New Balance A Few Steps From Its Dream Of U.S.-Made Footwear Requirement For Military

Image courtesy of S A N D Y D O V E R Creative

It’s been a long time coming, but New Balance’s marathon efforts to get the Pentagon to require military members to buy only shoes made in America may finally be paying off.

Here’s some background info: New Balance wants the Pentagon to change its current rules, which currently lets each service division choose how to buy running shoes.

Army and Air Force recruits get a stipend to buy their own footwear from any company they want, while the Navy requires recruits to only buy New Balance, which assembles its shoes in the U.S. New Balance wants every part of the military to be like the Navy, and has been lobbying the Pentagon, along with the American shoe industry, to change the rules for years.

New Balance points to a 1941 statute called the Berry Amendment, which requires the Pentagon to buy its food, clothing, and other items from U.S. producers.

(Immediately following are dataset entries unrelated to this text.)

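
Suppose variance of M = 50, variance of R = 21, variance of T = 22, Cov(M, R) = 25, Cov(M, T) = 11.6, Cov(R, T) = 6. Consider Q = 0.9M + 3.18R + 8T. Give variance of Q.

variance of Q = 2276.2804

variance of Q = a²·variance of M + b²·variance of R + c²·variance of T + 2ab·Cov(M, R) + 2ac·Cov(M, T) + 2bc·Cov(R, T), with a = 0.9, b = 3.18, c = 8.
= 40.5 + 212.3604 + 1408 + 143.1 + 167.04 + 305.28
= 2276.2804.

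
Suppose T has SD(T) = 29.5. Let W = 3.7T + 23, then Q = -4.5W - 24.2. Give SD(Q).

SD(W) = |3.7|·29.5 = 109.15.
SD(Q) = |-4.5|·109.15 = 491.175.

SD(Q) = 491.175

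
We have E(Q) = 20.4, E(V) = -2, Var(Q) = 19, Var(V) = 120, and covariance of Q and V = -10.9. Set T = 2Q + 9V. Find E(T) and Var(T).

E(T) = 22.8, Var(T) = 9403.6

E(T) = 2·E(Q) + 9·E(V) = 2·20.4 + 9·(-2) = 22.8.
Var(T) = a²·Var(Q) + b²·Var(V) + 2ab·covariance of Q and V with a = 2, b = 9.
= 2²·19 + 9²·120 + 2·2·9·(-10.9)
= 76 + 9720 + (-392.4) = 9403.6.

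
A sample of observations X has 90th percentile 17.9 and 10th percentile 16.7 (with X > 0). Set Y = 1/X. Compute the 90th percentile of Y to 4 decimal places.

90th percentile of Y = 0.0599

1/X is decreasing on X > 0, so percentile order reverses: P_{90}(Y) uses P_{10}(X) = 16.7.
P_{90}(Y) = 1/16.7 ≈ 0.0599.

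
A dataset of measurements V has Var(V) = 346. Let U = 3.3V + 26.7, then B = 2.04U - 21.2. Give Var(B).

Var(B) = 15680.659104

Var(U) = 3.3²·346 = 3767.94.
Var(B) = 2.04²·3767.94 = 15680.659104.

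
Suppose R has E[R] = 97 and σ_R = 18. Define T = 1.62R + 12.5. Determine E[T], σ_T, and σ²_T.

T = 1.62R + 12.5 is linear with a = 1.62, b = 12.5.
E[T] = a·E[R] + b = 1.62·97 + 12.5 = 169.64.
σ_T = |a|·σ_R = |1.62|·18 = 29.16.
σ²_R = 18² = 324.
σ²_T = a²·σ²_R = 1.62²·324 = 850.3056 (the additive constant 12.5 does not affect variance).

E[T] = 169.64, σ_T = 29.16, σ²_T = 850.3056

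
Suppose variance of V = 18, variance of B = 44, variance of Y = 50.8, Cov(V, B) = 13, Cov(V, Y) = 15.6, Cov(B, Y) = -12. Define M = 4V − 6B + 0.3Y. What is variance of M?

variance of M = 1333.212

variance of M = a²·variance of V + b²·variance of B + c²·variance of Y + 2ab·Cov(V, B) + 2ac·Cov(V, Y) + 2bc·Cov(B, Y), with a = 4, b = -6, c = 0.3.
= 288 + 1584 + 4.572 + (-624) + 37.44 + 43.2
= 1333.212.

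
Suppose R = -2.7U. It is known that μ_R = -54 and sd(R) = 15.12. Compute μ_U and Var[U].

From R = -2.7U: μ_R = a·μ_U + b, so μ_U = (μ_R − b)/a = (-54 − 0)/(-2.7) = 20.
Var[R] = 15.12² = 228.6144.
Var[R] = a²·Var[U], so Var[U] = 228.6144/(-2.7)² = 31.36.

μ_U = 20, Var[U] = 31.36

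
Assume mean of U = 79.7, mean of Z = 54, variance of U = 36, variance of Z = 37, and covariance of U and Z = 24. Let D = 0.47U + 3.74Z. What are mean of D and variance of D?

mean of D = 239.419, variance of D = 609.868

mean of D = 0.47·mean of U + 3.74·mean of Z = 0.47·79.7 + 3.74·54 = 239.419.
variance of D = a²·variance of U + b²·variance of Z + 2ab·covariance of U and Z with a = 0.47, b = 3.74.
= 0.47²·36 + 3.74²·37 + 2·0.47·3.74·24
= 7.9524 + 517.5412 + 84.3744 = 609.868.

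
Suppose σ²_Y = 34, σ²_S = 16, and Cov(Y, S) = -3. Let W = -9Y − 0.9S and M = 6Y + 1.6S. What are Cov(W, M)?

By bilinearity, Cov(W, M) = ac·σ²_Y + bd·σ²_S + (ad+bc)·Cov(Y, S), with a=-9, b=-0.9, c=6, d=1.6.
ac·σ²_Y = (-9)·6·34 = -1836
bd·σ²_S = (-0.9)·1.6·16 = -23.04
(ad+bc)·Cov(Y, S) = (-19.8)·(-3) = 59.4
Cov(W, M) = -1836 + (-23.04) + 59.4 = -1799.64.

Cov(W, M) = -1799.64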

Included in part of a massive new defense bill the U.S. Senate is debating this week is a provision that would require the Pentagon to bring its footwear policy in line with the Berry Amendment (h/t Bloomberg). That’s a win for New Balance, and a loss for companies like Nike, which manufactures its shoes overseas.

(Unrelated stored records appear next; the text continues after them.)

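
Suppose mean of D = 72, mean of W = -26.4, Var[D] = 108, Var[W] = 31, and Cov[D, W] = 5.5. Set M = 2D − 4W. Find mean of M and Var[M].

mean of M = 2·mean of D + (-4)·mean of W = 2·72 + (-4)·(-26.4) = 249.6.
Var[M] = a²·Var[D] + b²·Var[W] + 2ab·Cov[D, W] with a = 2, b = -4.
= 2²·108 + (-4)²·31 + 2·2·(-4)·5.5
= 432 + 496 + (-88) = 840.

mean of M = 249.6, Var[M] = 840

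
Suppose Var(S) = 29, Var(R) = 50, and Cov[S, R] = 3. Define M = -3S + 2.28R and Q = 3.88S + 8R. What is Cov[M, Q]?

Cov[M, Q] = 528.9792

By bilinearity, Cov[M, Q] = ac·Var(S) + bd·Var(R) + (ad+bc)·Cov[S, R], with a=-3, b=2.28, c=3.88, d=8.
ac·Var(S) = (-3)·3.88·29 = -337.56
bd·Var(R) = 2.28·8·50 = 912
(ad+bc)·Cov[S, R] = (-15.1536)·3 = -45.4608
Cov[M, Q] = -337.56 + 912 + (-45.4608) = 528.9792.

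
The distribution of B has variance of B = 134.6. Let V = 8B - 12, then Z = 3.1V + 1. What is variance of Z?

variance of V = 8²·134.6 = 8614.4.
variance of Z = 3.1²·8614.4 = 82784.384.

variance of Z = 82784.384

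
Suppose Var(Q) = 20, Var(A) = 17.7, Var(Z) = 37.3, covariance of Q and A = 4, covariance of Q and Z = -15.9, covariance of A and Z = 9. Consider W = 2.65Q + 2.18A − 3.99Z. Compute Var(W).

Var(W) = 1044.27291

Var(W) = a²·Var(Q) + b²·Var(A) + c²·Var(Z) + 2ab·covariance of Q and A + 2ac·covariance of Q and Z + 2bc·covariance of A and Z, with a = 2.65, b = 2.18, c = -3.99.
= 140.45 + 84.11748 + 593.81973 + 46.216 + 336.2373 + (-156.5676)
= 1044.27291.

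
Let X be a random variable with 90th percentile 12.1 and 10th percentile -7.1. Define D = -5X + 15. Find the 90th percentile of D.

90th percentile of D = 50.5

Since a = -5 < 0 the transformation is decreasing, reversing order: the 90th percentile of D corresponds to the 10th percentile of X.
So P_{90}(D) = a·P_{10}(X) + b = (-5)·(-7.1) + 15 = 50.5.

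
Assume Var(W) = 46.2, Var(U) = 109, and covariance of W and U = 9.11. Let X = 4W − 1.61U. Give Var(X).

Var(X) = 904.4021

Var(X) = a²·Var(W) + b²·Var(U) + 2ab·covariance of W and U with a = 4, b = -1.61.
= 4²·46.2 + (-1.61)²·109 + 2·4·(-1.61)·9.11
= 739.2 + 282.5389 + (-117.3368) = 904.4021.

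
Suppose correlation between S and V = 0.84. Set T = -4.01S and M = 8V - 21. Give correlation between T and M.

Linear rescalings preserve |correlation|; the slopes -4.01 and 8 have opposite signs, so the correlation flips sign: correlation between T and M = −correlation between S and V = -0.84.

correlation between T and M = -0.84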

The House already passed a version of this bill with an identical provision. The White House is opposed to the provision, saying in a statement [PDF] that “[b]ecause it is likely that only one company could benefit disproportionately from such DOD purchasing requirements, this provision essentially serves as preferential arrangement for a particular company.”

Nike is also against the provision, naturally, as it would mean getting edged out of the military market.

“As a U.S. company with 26,000 employees across the country, Nike believes our servicemen and women should continue to have access to the best possible athletic footwear to fit their foot type and to meet their training needs,” a Nike spokesman told Bloomberg.

There would be competition for New Balance, says Congresswoman Niki Tsongas, a Democrat from New Balance’s home state of Massachusetts who introduced the legislation in the House. She wrote in a Boston Globe piece this week that the provision wouldn’t bestow preferential treatment on New Balance, because companies like Saucony and Wolverine could step up to the plate and compete, and that it’s “reasonable to expect that new recruits would have a variety of high quality options to choose from.”

Sen. John McCain, who leads the Senate Armed Services Committee, voted against the buy-American provision in committee. He’s planning to introduce an amendment this week that would strike the running shoes language from the bill, a congressional aide told Bloomberg. If that effort fails, the final bill including the requirement will likely end up on President Barack Obama’s desk.